Average Workforce: 1,245

Peak Workforce: 1,498

Peak Year: 1963

Shaft/Mine Details: 2 circular shafts, both 130m deep and with concrete lining, 6.1m and 6.7m diameter respectively. No. 1 shaft (NT 0053 9100) utilised a skip-winding system, and No. 2 shaft (NT 0064 9094) carried men and materials in conventional cages, and was also used for downcast ventilation. Main pumping was from No. 2 shaft pit bottom. Both shafts had ground-mounted electric winding engines with dynamic braking and rope guides.

Details in 1948: Output 1,600 per day, 425,000 per annum. 1,000 employees. Norton Washer, Baum type. Baths (1942), canteen, first-aid room. All electricity AC, supplied by National Coal Board (NCB) power station. Report dated 23-08-1948.

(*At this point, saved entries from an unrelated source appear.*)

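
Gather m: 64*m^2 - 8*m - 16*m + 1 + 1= 64*m^2 - 24*m + 2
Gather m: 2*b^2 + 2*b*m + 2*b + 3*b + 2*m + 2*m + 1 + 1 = 2*b^2 + 5*b + m*(2*b + 4) + 2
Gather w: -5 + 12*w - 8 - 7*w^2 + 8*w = -7*w^2 + 20*w - 13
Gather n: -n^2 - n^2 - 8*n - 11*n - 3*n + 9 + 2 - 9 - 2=-2*n^2 - 22*n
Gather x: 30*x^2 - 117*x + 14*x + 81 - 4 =30*x^2 - 103*x + 77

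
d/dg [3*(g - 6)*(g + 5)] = 6*g - 3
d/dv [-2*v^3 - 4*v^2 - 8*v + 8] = -6*v^2 - 8*v - 8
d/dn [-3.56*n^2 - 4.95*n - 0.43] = -7.12*n - 4.95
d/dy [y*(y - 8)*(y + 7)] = 3*y^2 - 2*y - 56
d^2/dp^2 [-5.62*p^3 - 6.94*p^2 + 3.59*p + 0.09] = -33.72*p - 13.88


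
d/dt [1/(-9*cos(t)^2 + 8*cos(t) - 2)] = 2*(4 - 9*cos(t))*sin(t)/(9*cos(t)^2 - 8*cos(t) + 2)^2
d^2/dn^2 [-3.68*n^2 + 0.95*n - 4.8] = -7.36000000000000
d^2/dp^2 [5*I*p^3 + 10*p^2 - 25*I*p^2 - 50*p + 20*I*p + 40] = 30*I*p + 20 - 50*I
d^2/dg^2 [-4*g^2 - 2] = -8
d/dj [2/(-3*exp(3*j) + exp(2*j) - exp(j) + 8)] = (18*exp(2*j) - 4*exp(j) + 2)*exp(j)/(3*exp(3*j) - exp(2*j) + exp(j) - 8)^2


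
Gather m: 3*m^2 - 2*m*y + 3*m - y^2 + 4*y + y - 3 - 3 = 3*m^2 + m*(3 - 2*y) - y^2 + 5*y - 6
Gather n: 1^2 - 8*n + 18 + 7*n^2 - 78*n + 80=7*n^2 - 86*n + 99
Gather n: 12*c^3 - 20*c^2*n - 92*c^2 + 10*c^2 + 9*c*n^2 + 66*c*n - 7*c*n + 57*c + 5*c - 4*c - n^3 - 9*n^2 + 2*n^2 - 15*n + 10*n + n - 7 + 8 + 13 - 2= 12*c^3 - 82*c^2 + 58*c - n^3 + n^2*(9*c - 7) + n*(-20*c^2 + 59*c - 4) + 12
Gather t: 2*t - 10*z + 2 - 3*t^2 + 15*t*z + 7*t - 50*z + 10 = -3*t^2 + t*(15*z + 9) - 60*z + 12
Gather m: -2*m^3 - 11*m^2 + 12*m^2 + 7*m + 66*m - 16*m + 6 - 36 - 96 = -2*m^3 + m^2 + 57*m - 126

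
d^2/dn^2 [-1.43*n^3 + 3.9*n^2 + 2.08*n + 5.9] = 7.8 - 8.58*n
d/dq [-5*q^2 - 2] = -10*q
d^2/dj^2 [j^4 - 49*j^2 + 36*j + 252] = 12*j^2 - 98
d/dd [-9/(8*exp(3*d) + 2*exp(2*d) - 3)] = (216*exp(d) + 36)*exp(2*d)/(8*exp(3*d) + 2*exp(2*d) - 3)^2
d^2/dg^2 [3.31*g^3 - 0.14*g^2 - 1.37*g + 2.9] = 19.86*g - 0.28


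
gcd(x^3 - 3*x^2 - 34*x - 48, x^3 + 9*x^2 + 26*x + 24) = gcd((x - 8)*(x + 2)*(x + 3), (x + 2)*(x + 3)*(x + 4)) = x^2 + 5*x + 6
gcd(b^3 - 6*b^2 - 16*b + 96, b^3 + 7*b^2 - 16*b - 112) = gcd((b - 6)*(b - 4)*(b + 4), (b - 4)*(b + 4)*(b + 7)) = b^2 - 16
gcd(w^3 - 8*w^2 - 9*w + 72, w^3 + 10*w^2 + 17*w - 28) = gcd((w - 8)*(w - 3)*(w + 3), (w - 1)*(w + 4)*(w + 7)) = 1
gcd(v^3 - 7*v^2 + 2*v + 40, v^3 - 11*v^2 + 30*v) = v - 5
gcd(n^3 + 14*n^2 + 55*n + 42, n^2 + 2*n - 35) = n + 7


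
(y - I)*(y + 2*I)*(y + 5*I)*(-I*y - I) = -I*y^4 + 6*y^3 - I*y^3 + 6*y^2 + 3*I*y^2 + 10*y + 3*I*y + 10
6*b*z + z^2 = z*(6*b + z)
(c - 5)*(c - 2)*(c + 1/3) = c^3 - 20*c^2/3 + 23*c/3 + 10/3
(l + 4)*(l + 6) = l^2 + 10*l + 24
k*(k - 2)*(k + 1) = k^3 - k^2 - 2*k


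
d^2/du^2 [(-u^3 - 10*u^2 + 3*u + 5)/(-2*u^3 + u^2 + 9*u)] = 2*(42*u^6 + 18*u^5 + 438*u^4 + 14*u^3 + 255*u^2 - 135*u - 405)/(u^3*(8*u^6 - 12*u^5 - 102*u^4 + 107*u^3 + 459*u^2 - 243*u - 729))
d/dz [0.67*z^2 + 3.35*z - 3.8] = 1.34*z + 3.35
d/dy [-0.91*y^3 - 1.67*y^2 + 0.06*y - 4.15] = -2.73*y^2 - 3.34*y + 0.06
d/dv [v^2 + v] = 2*v + 1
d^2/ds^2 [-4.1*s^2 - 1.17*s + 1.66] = -8.20000000000000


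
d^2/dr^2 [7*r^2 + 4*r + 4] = 14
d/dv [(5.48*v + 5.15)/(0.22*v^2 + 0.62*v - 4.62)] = (1.2056*v^2 + 3.3976*v - (0.44*v + 0.62)*(5.48*v + 5.15) - 25.3176)/(0.22*v^2 + 0.62*v - 4.62)^2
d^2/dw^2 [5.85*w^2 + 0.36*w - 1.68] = 11.7000000000000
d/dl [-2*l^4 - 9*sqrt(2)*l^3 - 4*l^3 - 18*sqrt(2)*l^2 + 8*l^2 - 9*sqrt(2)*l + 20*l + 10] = -8*l^3 - 27*sqrt(2)*l^2 - 12*l^2 - 36*sqrt(2)*l + 16*l - 9*sqrt(2) + 20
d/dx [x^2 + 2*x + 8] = 2*x + 2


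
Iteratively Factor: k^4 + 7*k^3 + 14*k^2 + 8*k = (k + 4)*(k^3 + 3*k^2 + 2*k) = k*(k + 4)*(k^2 + 3*k + 2) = k*(k + 2)*(k + 4)*(k + 1)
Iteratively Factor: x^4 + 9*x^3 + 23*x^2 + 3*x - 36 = (x + 3)*(x^3 + 6*x^2 + 5*x - 12) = (x + 3)*(x + 4)*(x^2 + 2*x - 3) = (x + 3)^2*(x + 4)*(x - 1)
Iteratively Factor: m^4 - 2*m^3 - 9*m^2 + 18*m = (m - 2)*(m^3 - 9*m) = m*(m - 2)*(m^2 - 9) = m*(m - 3)*(m - 2)*(m + 3)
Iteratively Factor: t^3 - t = (t)*(t^2 - 1) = t*(t + 1)*(t - 1)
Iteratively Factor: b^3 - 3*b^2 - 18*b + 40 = (b - 5)*(b^2 + 2*b - 8) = (b - 5)*(b - 2)*(b + 4)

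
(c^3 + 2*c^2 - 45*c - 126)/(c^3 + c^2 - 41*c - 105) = (c + 6)/(c + 5)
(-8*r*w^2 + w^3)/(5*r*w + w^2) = w*(-8*r + w)/(5*r + w)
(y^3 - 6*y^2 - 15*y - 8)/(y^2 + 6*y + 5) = (y^2 - 7*y - 8)/(y + 5)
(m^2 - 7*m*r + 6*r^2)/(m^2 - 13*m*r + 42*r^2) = (-m + r)/(-m + 7*r)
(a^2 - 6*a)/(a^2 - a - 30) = a/(a + 5)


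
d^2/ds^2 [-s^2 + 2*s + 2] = -2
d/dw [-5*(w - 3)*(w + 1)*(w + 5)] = -15*w^2 - 30*w + 65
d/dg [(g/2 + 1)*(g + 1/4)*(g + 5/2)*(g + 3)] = 2*g^3 + 93*g^2/8 + 163*g/8 + 157/16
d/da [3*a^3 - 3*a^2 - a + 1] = 9*a^2 - 6*a - 1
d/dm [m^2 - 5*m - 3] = 2*m - 5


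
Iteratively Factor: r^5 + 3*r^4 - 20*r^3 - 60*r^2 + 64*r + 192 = (r + 2)*(r^4 + r^3 - 22*r^2 - 16*r + 96) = (r - 4)*(r + 2)*(r^3 + 5*r^2 - 2*r - 24) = (r - 4)*(r - 2)*(r + 2)*(r^2 + 7*r + 12) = (r - 4)*(r - 2)*(r + 2)*(r + 4)*(r + 3)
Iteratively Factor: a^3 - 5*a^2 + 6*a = (a - 2)*(a^2 - 3*a) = a*(a - 2)*(a - 3)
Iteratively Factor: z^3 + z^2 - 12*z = (z - 3)*(z^2 + 4*z) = (z - 3)*(z + 4)*(z)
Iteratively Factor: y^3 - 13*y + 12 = (y - 3)*(y^2 + 3*y - 4) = (y - 3)*(y + 4)*(y - 1)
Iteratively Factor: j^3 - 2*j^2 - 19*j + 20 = (j + 4)*(j^2 - 6*j + 5) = (j - 5)*(j + 4)*(j - 1)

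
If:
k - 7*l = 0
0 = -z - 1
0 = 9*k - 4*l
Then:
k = 0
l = 0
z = -1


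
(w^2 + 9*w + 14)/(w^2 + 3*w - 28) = (w + 2)/(w - 4)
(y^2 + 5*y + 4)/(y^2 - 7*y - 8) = (y + 4)/(y - 8)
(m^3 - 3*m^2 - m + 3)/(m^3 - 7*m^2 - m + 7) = (m - 3)/(m - 7)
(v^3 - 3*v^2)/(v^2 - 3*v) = v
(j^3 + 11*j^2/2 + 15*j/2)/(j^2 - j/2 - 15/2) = j*(j + 3)/(j - 3)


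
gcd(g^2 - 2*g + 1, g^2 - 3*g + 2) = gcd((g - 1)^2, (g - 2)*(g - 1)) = g - 1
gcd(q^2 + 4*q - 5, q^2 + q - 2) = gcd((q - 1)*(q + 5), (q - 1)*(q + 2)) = q - 1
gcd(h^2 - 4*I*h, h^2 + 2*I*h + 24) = h - 4*I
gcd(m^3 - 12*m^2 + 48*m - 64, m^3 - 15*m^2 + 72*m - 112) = m^2 - 8*m + 16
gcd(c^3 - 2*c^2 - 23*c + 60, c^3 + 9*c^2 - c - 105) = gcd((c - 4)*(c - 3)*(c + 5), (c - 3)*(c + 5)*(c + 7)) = c^2 + 2*c - 15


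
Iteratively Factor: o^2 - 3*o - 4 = (o + 1)*(o - 4)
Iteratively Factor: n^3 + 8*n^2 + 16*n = (n + 4)*(n^2 + 4*n) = (n + 4)^2*(n)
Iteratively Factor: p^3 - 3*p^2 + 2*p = (p)*(p^2 - 3*p + 2) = p*(p - 1)*(p - 2)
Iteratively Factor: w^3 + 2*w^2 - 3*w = (w + 3)*(w^2 - w) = w*(w + 3)*(w - 1)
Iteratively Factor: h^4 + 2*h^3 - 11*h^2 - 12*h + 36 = (h + 3)*(h^3 - h^2 - 8*h + 12) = (h - 2)*(h + 3)*(h^2 + h - 6) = (h - 2)^2*(h + 3)*(h + 3)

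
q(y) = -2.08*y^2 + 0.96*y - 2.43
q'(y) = 0.96 - 4.16*y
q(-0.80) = -4.53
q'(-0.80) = 4.29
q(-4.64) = -51.67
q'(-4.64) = 20.26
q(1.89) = -8.05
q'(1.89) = -6.90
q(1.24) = -4.44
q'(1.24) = -4.20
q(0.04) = -2.39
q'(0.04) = 0.79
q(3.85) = -29.56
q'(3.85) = -15.06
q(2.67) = -14.69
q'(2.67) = -10.15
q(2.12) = -9.74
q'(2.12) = -7.86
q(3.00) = -18.27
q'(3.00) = -11.52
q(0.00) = -2.43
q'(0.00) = 0.96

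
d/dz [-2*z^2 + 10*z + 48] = 10 - 4*z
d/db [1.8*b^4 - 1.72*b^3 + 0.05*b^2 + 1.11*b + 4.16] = 7.2*b^3 - 5.16*b^2 + 0.1*b + 1.11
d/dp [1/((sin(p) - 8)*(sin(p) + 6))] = 2*(1 - sin(p))*cos(p)/((sin(p) - 8)^2*(sin(p) + 6)^2)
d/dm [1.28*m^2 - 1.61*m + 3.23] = 2.56*m - 1.61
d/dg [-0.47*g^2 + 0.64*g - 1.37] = 0.64 - 0.94*g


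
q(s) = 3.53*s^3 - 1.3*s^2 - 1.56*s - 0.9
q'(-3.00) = 101.55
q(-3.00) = -103.23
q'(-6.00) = 395.28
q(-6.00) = -800.82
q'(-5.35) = 315.46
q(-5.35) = -570.31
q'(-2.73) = 84.46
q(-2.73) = -78.15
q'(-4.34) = 209.19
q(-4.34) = -307.18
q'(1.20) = 10.57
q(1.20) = 1.46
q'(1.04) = 7.19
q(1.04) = 0.04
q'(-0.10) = -1.19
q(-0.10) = -0.76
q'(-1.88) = 40.76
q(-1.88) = -26.02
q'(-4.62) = 236.49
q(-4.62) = -369.54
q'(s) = 10.59*s^2 - 2.6*s - 1.56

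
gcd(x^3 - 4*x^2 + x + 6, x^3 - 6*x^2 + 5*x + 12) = x^2 - 2*x - 3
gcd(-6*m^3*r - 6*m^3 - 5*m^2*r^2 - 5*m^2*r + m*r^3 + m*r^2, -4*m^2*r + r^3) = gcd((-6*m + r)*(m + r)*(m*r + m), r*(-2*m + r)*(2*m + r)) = 1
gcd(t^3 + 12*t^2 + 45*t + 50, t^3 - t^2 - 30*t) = t + 5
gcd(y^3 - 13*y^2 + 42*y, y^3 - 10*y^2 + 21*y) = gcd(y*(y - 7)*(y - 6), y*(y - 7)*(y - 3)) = y^2 - 7*y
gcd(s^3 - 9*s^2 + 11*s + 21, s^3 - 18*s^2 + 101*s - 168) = s^2 - 10*s + 21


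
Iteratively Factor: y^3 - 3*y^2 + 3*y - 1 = (y - 1)*(y^2 - 2*y + 1) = (y - 1)^2*(y - 1)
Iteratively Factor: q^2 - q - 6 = (q - 3)*(q + 2)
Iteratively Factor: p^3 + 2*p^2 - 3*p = (p)*(p^2 + 2*p - 3) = p*(p - 1)*(p + 3)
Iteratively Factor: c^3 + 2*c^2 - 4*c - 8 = (c + 2)*(c^2 - 4) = (c + 2)^2*(c - 2)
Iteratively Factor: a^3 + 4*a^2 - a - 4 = (a - 1)*(a^2 + 5*a + 4) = (a - 1)*(a + 4)*(a + 1)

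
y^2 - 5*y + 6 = (y - 3)*(y - 2)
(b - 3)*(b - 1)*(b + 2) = b^3 - 2*b^2 - 5*b + 6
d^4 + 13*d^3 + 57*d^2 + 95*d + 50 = (d + 1)*(d + 2)*(d + 5)^2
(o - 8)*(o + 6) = o^2 - 2*o - 48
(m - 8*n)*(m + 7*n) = m^2 - m*n - 56*n^2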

Other Details: At the time of construction, Comrie was the new showpiece pit of the Fife Coal Company, and was described in detail in The Layout and Equipment of Comrie Colliery in Fifeshire by William Reid, Inst. of Mining Engineers, Cardiff, 18-5-1939. Important features included the use of forced-fan ventilation (unusual at the time), and of skip-winding for raising coal from the pit bottom. The skips were brought in from Germany, and one week before the outbreak of World War II, the German engineers responsible for their installation were called home with the job unfinished. Unusual features included the ornamental fountain and pond at the heart of the surface arrangement, the real purpose of which was to provide a cooling system for Shaft No. 2's braking system. Underground transport was fully mechanised, with locomotive haulage and belt conveyors. Surface facilities included a Baum-type washer, and an areial ropeway to the bing. Scottish Rexco established a smokeless fuel plant at Comrie in 1964. In 1983, 75% of the mine's output was sold to the South of Scotland Electricity Board.